To qualify, you must meet the current FHA, VA, or USDA loan requirements depending on the type of loan you are assuming. This typically means a minimum credit score of 580, although most lenders prefer 620-640. Your debt-to-income ratio should be under the 50% max under FHA guidelines. Additional information such as employment history, explanations of income for each applicant, and asset verification for a down payment may be needed to process the loan.
An assumable mortgage is a type of home loan that allows a homebuyer to take over the existing mortgage terms from the seller, with no cost to the seller. Many government-backed loans, such as FHA and VA loans, are eligible for assumption, and millions of these mortgages are available.
When interest rates on mortgages are high, assuming a mortgage with a rate as low as 2% allows buyers to save up to thousands monthly compared to buying a home with a traditional mortgage at today’s average rates of 7%. A low-rate assumable mortgage could be the key to finding your dream home at an affordable price.
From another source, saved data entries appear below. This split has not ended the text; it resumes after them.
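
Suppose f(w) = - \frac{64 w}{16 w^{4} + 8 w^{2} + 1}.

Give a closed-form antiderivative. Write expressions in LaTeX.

An antiderivative is F(w) = \frac{8}{4 w^{2} + 1}.

The substitution u = 2 w^{2} + \frac{1}{2} works: f is exactly (dF/du)*(du/dw) for that inner function.
Check: d/dw[\frac{8}{4 w^{2} + 1}] = - \frac{64 w}{16 w^{4} + 8 w^{2} + 1} = f(w).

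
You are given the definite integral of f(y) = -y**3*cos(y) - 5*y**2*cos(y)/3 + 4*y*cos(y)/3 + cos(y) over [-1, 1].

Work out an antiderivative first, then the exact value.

Integrate term by term and add the pieces.
F(y) = (-3*y**3*sin(y) - 5*y**2*sin(y) - 9*y**2*cos(y) + 22*y*sin(y) - 10*y*cos(y) + 13*sin(y) + 22*cos(y))/3 is an antiderivative of f.
Check: d/dy[(-3*y**3*sin(y) - 5*y**2*sin(y) - 9*y**2*cos(y) + 22*y*sin(y) - 10*y*cos(y) + 13*sin(y) + 22*cos(y))/3] = -y**3*cos(y) - 5*y**2*cos(y)/3 + 4*y*cos(y)/3 + cos(y) = f(y).
F(1) = cos(1) + 9*sin(1); F(-1) = 11*sin(1)/3 + 23*cos(1)/3.
Integral = F(1) - F(-1) = -20*cos(1)/3 + 16*sin(1)/3.

Antiderivative: F(y) = (-3*y**3*sin(y) - 5*y**2*sin(y) - 9*y**2*cos(y) + 22*y*sin(y) - 10*y*cos(y) + 13*sin(y) + 22*cos(y))/3; value = -20*cos(1)/3 + 16*sin(1)/3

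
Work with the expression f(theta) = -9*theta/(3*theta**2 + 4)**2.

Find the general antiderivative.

F(theta) = 3/(2*(3*theta**2 + 4)) + C

f matches the chain-rule pattern g'(h)*h' with inner function h(theta) = 3*theta**2/2 + 2; substituting u = h(theta) collapses the integral.
Check: d/dtheta[3/(2*(3*theta**2 + 4))] = -9*theta/(9*theta**4 + 24*theta**2 + 16), which equals f(theta).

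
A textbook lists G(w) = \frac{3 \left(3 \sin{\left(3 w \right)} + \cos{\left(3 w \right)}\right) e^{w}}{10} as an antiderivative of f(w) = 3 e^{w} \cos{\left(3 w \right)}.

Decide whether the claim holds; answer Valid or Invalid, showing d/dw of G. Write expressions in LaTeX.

d/dw[G] = 3 e^{w} \cos{\left(3 w \right)}
This equals f(w) exactly, so the claim holds.

Valid. The derivative of G reproduces f.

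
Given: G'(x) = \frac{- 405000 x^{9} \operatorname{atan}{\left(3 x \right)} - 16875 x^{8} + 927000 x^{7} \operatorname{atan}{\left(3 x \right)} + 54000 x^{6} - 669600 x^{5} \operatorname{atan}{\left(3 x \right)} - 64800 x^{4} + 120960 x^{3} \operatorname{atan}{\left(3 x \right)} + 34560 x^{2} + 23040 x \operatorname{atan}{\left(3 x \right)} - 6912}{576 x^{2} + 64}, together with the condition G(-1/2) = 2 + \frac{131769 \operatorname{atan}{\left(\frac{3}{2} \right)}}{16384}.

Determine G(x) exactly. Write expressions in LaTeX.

G(x) = - \frac{5625 x^{8} \operatorname{atan}{\left(3 x \right)}}{64} + \frac{1125 x^{6} \operatorname{atan}{\left(3 x \right)}}{4} - \frac{675 x^{4} \operatorname{atan}{\left(3 x \right)}}{2} + 180 x^{2} \operatorname{atan}{\left(3 x \right)} - 36 \operatorname{atan}{\left(3 x \right)} + 2

G'(x) has the shape u'v + uv' for u = - \frac{9 \left(\frac{5 x^{2}}{2} - 2\right)^{4}}{4} and v = \operatorname{atan}{\left(3 x \right)} — it is the derivative of the product u*v.
A general antiderivative is - \frac{9 \left(\frac{5 x^{2}}{2} - 2\right)^{4} \operatorname{atan}{\left(3 x \right)}}{4} + C.
The condition gives C = 2 + \frac{131769 \operatorname{atan}{\left(\frac{3}{2} \right)}}{16384} - (\frac{131769 \operatorname{atan}{\left(\frac{3}{2} \right)}}{16384}) = 2.
So G(x) = - \frac{5625 x^{8} \operatorname{atan}{\left(3 x \right)}}{64} + \frac{1125 x^{6} \operatorname{atan}{\left(3 x \right)}}{4} - \frac{675 x^{4} \operatorname{atan}{\left(3 x \right)}}{2} + 180 x^{2} \operatorname{atan}{\left(3 x \right)} - 36 \operatorname{atan}{\left(3 x \right)} + 2.
Check: d/dx[- \frac{5625 x^{8} \operatorname{atan}{\left(3 x \right)}}{64} + \frac{1125 x^{6} \operatorname{atan}{\left(3 x \right)}}{4} - \frac{675 x^{4} \operatorname{atan}{\left(3 x \right)}}{2} + 180 x^{2} \operatorname{atan}{\left(3 x \right)} - 36 \operatorname{atan}{\left(3 x \right)} + 2] = \frac{- 405000 x^{9} \operatorname{atan}{\left(3 x \right)} - 16875 x^{8} + 927000 x^{7} \operatorname{atan}{\left(3 x \right)} + 54000 x^{6} - 669600 x^{5} \operatorname{atan}{\left(3 x \right)} - 64800 x^{4} + 120960 x^{3} \operatorname{atan}{\left(3 x \right)} + 34560 x^{2} + 23040 x \operatorname{atan}{\left(3 x \right)} - 6912}{576 x^{2} + 64} = G'(x).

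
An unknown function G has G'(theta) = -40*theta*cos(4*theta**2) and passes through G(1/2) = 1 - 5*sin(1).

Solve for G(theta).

G'(theta) matches the chain-rule pattern g'(h)*h' with inner function h(theta) = 4*theta**2; substituting u = h(theta) collapses the integral.
A general antiderivative is -5*sin(4*theta**2) + C.
The condition gives C = 1 - 5*sin(1) - (-5*sin(1)) = 1.
So G(theta) = 1 - 5*sin(4*theta**2).
Check: d/dtheta[1 - 5*sin(4*theta**2)] = -40*theta*cos(4*theta**2) = G'(theta).

G(theta) = 1 - 5*sin(4*theta**2)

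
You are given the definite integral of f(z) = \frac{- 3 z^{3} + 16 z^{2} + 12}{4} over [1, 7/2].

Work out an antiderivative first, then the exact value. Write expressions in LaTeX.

Differentiate the proposed F(z) back; it has to land on f(z) exactly.
F(z) = - \frac{3 z^{4}}{16} + \frac{4 z^{3}}{3} + 3 z is an antiderivative of f.
Check: d/dz[- \frac{3 z^{4}}{16} + \frac{4 z^{3}}{3} + 3 z] = - \frac{3 z^{3}}{4} + 4 z^{2} + 3, which equals f(z).
F(7/2) = \frac{30359}{768}; F(1) = \frac{199}{48}.
Integral = F(7/2) - F(1) = \frac{27175}{768}.

Antiderivative: F(z) = - \frac{3 z^{4}}{16} + \frac{4 z^{3}}{3} + 3 z; value = \frac{27175}{768}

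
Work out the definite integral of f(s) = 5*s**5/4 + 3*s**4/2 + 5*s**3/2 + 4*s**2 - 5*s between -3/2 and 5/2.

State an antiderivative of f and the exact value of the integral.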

Roam has compiled available listings with low-rate assumable mortgages for you to browse. To get started, enter the city, state, zip code, or school district you’re interested in purchasing in. Utilize the search filters to narrow down your search. Click “Save search” to save your search preferences and activate listing notifications—we’ll email you as soon as new listings match your criteria.
Once you’ve found your dream home and ready to make an offer, schedule a call with a Roam Advisor directly from the listing. Your Roam Advisor will guide you through each step of the process, while also working directly with your agent, the servicer, and the seller to ensure you close on time.
When assuming the existing mortgage as part of a home purchase, the buyer has to cover the seller’s equity in the home. The seller’s equity is the purchase price minus the remaining mortgage balance. This amount must be covered in full through an all-cash down payment or by taking out a second mortgage.